“She won’t become anything.”
“She’s damaged goods.”
“No one will want her.”
These words were spoken to my devastated mother after I had been rendered blind in my right eye at the hands of her dearest friend. I was only seven years old. This single moment in my childhood both altered my life forever and informed my journey to becoming the woman I was meant to be, and it was inextricably rooted in the socio-economic strife that plagued my homeland of Haiti.
Years earlier, my parents had ventured from the countryside of Haiti with nothing more than a middle school education to find livelihoods in the capital city, Port-au-Prince. They married and settled in a small two room house where my brothers and I were born.
When my father lost his job as a factory laborer, my mother bore the burden of supporting us with the meager monthly salary of $150 that she made housekeeping. The scarcity of employment opportunities in the country for so many working-class women and men coupled with the pervasive oppression and civic unrest under President Francois Duvalier’s militant regime (1957-1971) and then his son’s Jean-Claude Duvalier (1971-1986) led my father to join the growing exodus of Haitians to America, where the displaced diaspora could earn enough money to support their families back home.
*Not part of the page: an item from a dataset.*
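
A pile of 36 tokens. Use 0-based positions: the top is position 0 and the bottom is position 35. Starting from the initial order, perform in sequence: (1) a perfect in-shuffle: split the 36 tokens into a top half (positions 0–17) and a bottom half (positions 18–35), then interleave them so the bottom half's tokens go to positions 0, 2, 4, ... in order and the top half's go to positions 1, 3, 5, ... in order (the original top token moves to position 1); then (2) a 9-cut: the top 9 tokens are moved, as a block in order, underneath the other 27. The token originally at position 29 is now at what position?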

And so, my mother made the fateful trip to visit my father in America that necessitated her to entrust my care to her friend. One afternoon, my mother’s friend accused me of fiddling with the old sewing machine my mother used to perform extra work as a seamstress. My fervent denials did nothing to spare me from a spanking with her belt. The prong from the belt’s buckle struck my eye but she didn’t believe my anguished cries. It wasn’t until the next morning when she saw it, sanguine and swollen shut, that she realized something was terribly wrong. She kept me secluded at home for three days, placating me with saltwater compresses in the futile hope that the swelling would subside. The color partially faded from my iris. By the time I was taken to a doctor, it was too late. Due to internal bleeding for three days, I had lost my vision. Lost, too, was the outgoing, playful child I’d once been. The emotional trauma left me fearful and distrustful of people.
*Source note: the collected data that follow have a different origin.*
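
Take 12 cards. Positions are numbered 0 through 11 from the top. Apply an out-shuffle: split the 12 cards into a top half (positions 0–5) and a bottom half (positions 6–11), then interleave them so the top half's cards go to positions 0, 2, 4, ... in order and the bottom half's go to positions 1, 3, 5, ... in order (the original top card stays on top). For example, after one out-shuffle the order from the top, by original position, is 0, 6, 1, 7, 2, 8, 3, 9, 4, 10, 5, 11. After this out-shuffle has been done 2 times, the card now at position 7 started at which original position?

Work backwards from position 7, undoing one out-shuffle at a time:
7 ← 9 ← 10
So the card now at position 7 started at position 10.

10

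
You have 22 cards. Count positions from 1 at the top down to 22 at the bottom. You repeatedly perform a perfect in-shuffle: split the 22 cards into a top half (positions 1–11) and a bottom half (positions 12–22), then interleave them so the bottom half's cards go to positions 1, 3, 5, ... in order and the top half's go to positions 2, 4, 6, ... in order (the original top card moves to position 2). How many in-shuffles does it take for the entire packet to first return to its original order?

11

The in-shuffle permutes the 22 positions with cycle lengths [11, 11].
Every card is home exactly when every cycle has completed a whole number of laps, i.e. after lcm(11) = 11 in-shuffles.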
A woman of profound faith, my mother refused to accept my prognosis. In the ensuing days she took me to a slew of doctors for a second opinion. All came back with the same diagnosis. We sojourned in the mountains above Port-au-Prince to attend midnight prayer vigils where she implored God for a miracle. Perhaps wanting to give my desperate mother a bit of hope, one well-intentioned doctor advised her that if she could get me there, maybe a specialist in America could help me to see again.
In many Haitians’ eyes, America represented a promised land where anything was possible. I had dreamed of living here but had not anticipated the harsh reality I would face. I didn’t speak English, nonetheless I understood my thrift-store clothes and physical appearance were the reasons for the laughter and scornful expressions of the kids at school. I also began to understand racism, something I hadn’t dealt with in Haiti because there most everyone bore the skin colors of the warrior foremothers and forefathers who had waged a twelve-year battle against the European empire that held them in bondage to win our freedom.
More disappointment came when none of the American doctors could reverse the damage, and so I spent my formative years as the strange looking Black girl with big glasses and a discolored eye. Eventually, severe pain from increasing pressure required enucleation surgery to remove the eye and replace it with a prosthesis; still, the miracle to restore my sight that my mother had always prayed for manifested in a different way. It wasn’t until recently that I came to see that there was a greater purpose in what had happened to me that was beyond me—I was being called to share my story in humble service of anyone seeking a way through struggle.
I’d learned to navigate an unfamiliar world and endure ostracization because of my affliction and ethnicity. I’d refused to accept the existence of higher education as a privilege instead of as a right, and secured a college degree that would serve as the launch pad for my career in publicity. The obstacles persisted, but so did I. I was passed over for a promotion after it was mistakenly assumed I ignored the presence of colleagues due to an impersonable nature. In truth, a consequence of my partial blindness was I couldn’t always see them. Being perceived as weak made this an especially challenging revelation to share with my boss. I never used it as a crutch and assured her I would make the added effort to be more mindful. That dedication paid off with a 22-year career that led to my current role as Vice President, Communications at NBCUniversal, but it was my prayers to God that helped me to persevere as I kicked down doors and made moves to become one of the few Black women P.R. executives in the entertainment industry. Although my beginning was marked by tribulation, my life is about triumph.
If you’ve had to endure with a part of yourself missing, I am you. If you left your homeland and everything you’ve known in search of the American dream, I am you. If you were made to feel that you wouldn’t amount to anything because those around you saw only what you lacked instead of the God-given gifts you had to offer, I am you. I offer myself as testament of what is possible when you let nothing stop you from going after whatever it is that calls out to your heart – even when all odds are against you.
For your circumstances do not dictate who you become in this world—you do.